I, like much of the TV-viewing public (at least those who subscribe to HBO), watched the series finale of The Sopranos last night. And what did I think of it? Weird. It was weird, OK? I feel like this show sort of reached its zenith in that season where Ralph owned the race horse, and then Tony whacked him, and it’s been on a downward spiral of shark-jumping (with a few exceptions) since then. Last night confirmed my suspicion that yes, the glory days are gone. It’s time for The Sopranos to be over, and for all of us to move on to something else. So far, I don’t think the something else is going to be HBO’s newest David Milch project, John from Cincinnati, but that’s another post.
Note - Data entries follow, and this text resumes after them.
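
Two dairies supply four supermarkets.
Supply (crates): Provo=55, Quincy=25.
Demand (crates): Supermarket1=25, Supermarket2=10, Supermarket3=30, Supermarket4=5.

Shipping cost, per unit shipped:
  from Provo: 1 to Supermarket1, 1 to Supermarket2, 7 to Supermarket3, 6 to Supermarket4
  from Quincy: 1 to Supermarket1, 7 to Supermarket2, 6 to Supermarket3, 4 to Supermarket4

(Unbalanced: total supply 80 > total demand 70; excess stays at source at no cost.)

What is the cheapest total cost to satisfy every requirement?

245

Optimal allocation:
  Provo→Supermarket1: 25 crates
  Provo→Supermarket2: 10 crates
  Provo→Supermarket3: 10 crates
  Quincy→Supermarket3: 20 crates
  Quincy→Supermarket4: 5 crates
Total cost = 245.
(Supply check: Provo ships 45; Quincy ships 25.)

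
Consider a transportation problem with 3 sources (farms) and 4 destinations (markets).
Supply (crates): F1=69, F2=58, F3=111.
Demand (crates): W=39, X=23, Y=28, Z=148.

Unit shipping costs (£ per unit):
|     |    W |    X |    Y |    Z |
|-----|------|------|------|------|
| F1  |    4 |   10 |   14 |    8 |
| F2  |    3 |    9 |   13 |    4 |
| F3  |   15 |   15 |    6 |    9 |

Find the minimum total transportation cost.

A cheapest plan:
  F1–W: 39 × £4 = £156
  F1–X: 23 × £10 = £230
  F1–Z: 7 × £8 = £56
  F2–Z: 58 × £4 = £232
  F3–Y: 28 × £6 = £168
  F3–Z: 83 × £9 = £747
Total = 156 + 230 + 56 + 232 + 168 + 747 = £1589.

1589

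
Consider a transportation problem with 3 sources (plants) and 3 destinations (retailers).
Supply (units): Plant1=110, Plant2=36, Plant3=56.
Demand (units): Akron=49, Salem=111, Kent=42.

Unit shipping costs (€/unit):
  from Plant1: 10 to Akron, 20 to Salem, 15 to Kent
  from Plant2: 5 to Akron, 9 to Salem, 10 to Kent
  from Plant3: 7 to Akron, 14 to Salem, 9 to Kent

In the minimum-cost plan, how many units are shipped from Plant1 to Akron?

49

The minimum-cost plan:
  Plant1->Akron: 49 × €10 = €490
  Plant1->Salem: 19 × €20 = €380
  Plant1->Kent: 42 × €15 = €630
  Plant2->Salem: 36 × €9 = €324
  Plant3->Salem: 56 × €14 = €784
Total cost = €2608.
So Plant1→Akron carries 49 units.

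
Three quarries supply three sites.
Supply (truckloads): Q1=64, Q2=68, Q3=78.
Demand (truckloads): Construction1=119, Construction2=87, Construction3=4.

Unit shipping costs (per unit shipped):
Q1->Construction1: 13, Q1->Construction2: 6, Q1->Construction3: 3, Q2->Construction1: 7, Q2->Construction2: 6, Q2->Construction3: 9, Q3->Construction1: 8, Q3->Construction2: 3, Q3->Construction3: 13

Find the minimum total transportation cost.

One minimum-cost allocation:
  Q1 to Construction2: 60 truckloads
  Q1 to Construction3: 4 truckloads
  Q2 to Construction1: 68 truckloads
  Q3 to Construction1: 51 truckloads
  Q3 to Construction2: 27 truckloads
Total cost = 1337.
(Supply check: Q1 ships 64; Q2 ships 68; Q3 ships 78.)

1337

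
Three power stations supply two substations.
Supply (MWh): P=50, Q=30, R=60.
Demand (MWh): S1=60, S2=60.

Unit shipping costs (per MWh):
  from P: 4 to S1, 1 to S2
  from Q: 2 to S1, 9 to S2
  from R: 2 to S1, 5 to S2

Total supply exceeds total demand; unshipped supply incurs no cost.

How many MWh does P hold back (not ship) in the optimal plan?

0

An optimal plan:
  P–S2: 50 × 1 = 50
  Q–S1: 10 × 2 = 20
  R–S1: 50 × 2 = 100
  R–S2: 10 × 5 = 50
Total cost = 220.
P ships 50 of its 50, leaving 0.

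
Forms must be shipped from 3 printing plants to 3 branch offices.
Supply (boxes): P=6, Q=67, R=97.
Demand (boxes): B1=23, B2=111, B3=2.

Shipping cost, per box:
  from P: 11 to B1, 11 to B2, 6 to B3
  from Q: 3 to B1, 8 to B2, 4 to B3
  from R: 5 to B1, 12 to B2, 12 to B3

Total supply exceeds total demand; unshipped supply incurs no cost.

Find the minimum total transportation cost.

One minimum-cost allocation:
  P->B2: 4 × 11 = 44
  P->B3: 2 × 6 = 12
  Q->B2: 67 × 8 = 536
  R->B1: 23 × 5 = 115
  R->B2: 40 × 12 = 480
Total = 44 + 12 + 536 + 115 + 480 = 1187.
(Supply check: P ships 6; Q ships 67; R ships 63.)

1187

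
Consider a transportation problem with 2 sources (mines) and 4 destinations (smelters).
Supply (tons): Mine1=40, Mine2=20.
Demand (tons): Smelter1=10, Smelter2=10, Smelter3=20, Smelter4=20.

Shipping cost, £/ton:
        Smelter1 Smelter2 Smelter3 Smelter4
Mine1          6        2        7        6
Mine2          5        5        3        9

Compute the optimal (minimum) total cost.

260

A cheapest plan:
  Mine1 to Smelter1: 10 × £6 = £60
  Mine1 to Smelter2: 10 × £2 = £20
  Mine1 to Smelter4: 20 × £6 = £120
  Mine2 to Smelter3: 20 × £3 = £60
Total = 60 + 20 + 120 + 60 = £260.
(Supply check: Mine1 ships 40; Mine2 ships 20.)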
Anyway, my husband and I were sitting and watching The Sopranos last night, and we were about 40 minutes into the thing. I turned to him and asked, “Is it just me, or is this the most boring, anti-climactic series finale in the history of series finales? Nothing is happening!” and right after I said that, Phil Leotardo got shot in the head. In broad daylight! In front of his twin grandchildren! And then, in one of those patented, awful Sopranos moments, his stupid wife got out of the SUV and left it in neutral, and the thing (luckily, off-camera) rolled over his damn head. First I thought “Ew!” but then I thought, “Yeah! Finally some shit will go down!”
I was wrong. That was the end of it. The rest of the show was as dreary and boring and uninspiring as the rest of it, except for those horrific few minutes of head-squashing. Maybe that’s the point, really. Is David Chase (who both wrote and directed the finale) saying to us that even though Tony is a mobster, a lot of his life is just as mundane and stifling as yours or mine? There are days when nothing much really happens? Oh sure, maybe now and then he orders a guy whacked, or attends a big funeral with a bunch of Italian-American caricatures, but for the most part, it’s a grind like any other?
I’m probably being too harsh, really. There was certainly some material for discussion going on in last night’s episode. Just the abruptness of the ending itself is grist for a long debate on the significance of it all. And there are other questions - wtf is up with Meadow? WTF is AJ’s problem? What about that slimeball Paulie? Don’t you just want to murder that selfish bitch Janice?
Rest in peace, Sopranos. Rest in peace.